The Lasso and the Horseshoe, gold-standards in the frequentist and Bayesian paradigms, critically depend on learning the error variance. This causes a lack of scale invariance and adaptability to heavy-tailed data. The √ Lasso [Belloni et al., 2011] attempt to correct this by using the `1 norm on both the likelihood and the penalty for the objective function. In contrast, there is essentially no methods for uncertainty quantification or automatic parameter tuning via a formal Bayesian treatment of an unknown error distribution. On the other hand, Bayesian shrinkage priors lacking a local shrinkage term fails to adapt to the large signals embedded in noise. In this thesis, I propose to build a fully Bayesian method called √ DL that achieves scale invariance and robustness to heavy tails while maintaining computational efficiency. The classical √ Lasso estimate is then recovered as the posterior mode with an appropriate modification of the local shrinkage prior.
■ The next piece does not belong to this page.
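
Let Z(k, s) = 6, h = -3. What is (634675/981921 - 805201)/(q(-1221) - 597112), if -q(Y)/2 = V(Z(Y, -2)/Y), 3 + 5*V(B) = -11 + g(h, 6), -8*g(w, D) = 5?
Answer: 15812862728920/11726221358283 ≈ 1.3485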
The Bayesian √ DL leads to uncertainty quantification by yielding standard error estimates and credible sets for the underlying parameters. Furthermore, the hierarchical model leads to an automatic tuning of the penalty parameter using a full Bayes or empirical Bayes approach, avoiding any ad-hoc choice over a grid. We provide an efficient Gibbs sampling scheme based on Normal scale mixture representation of Laplace densities. Performance on real and simulated data exhibit excellent small sample properties and we establish some theoretical guarantees.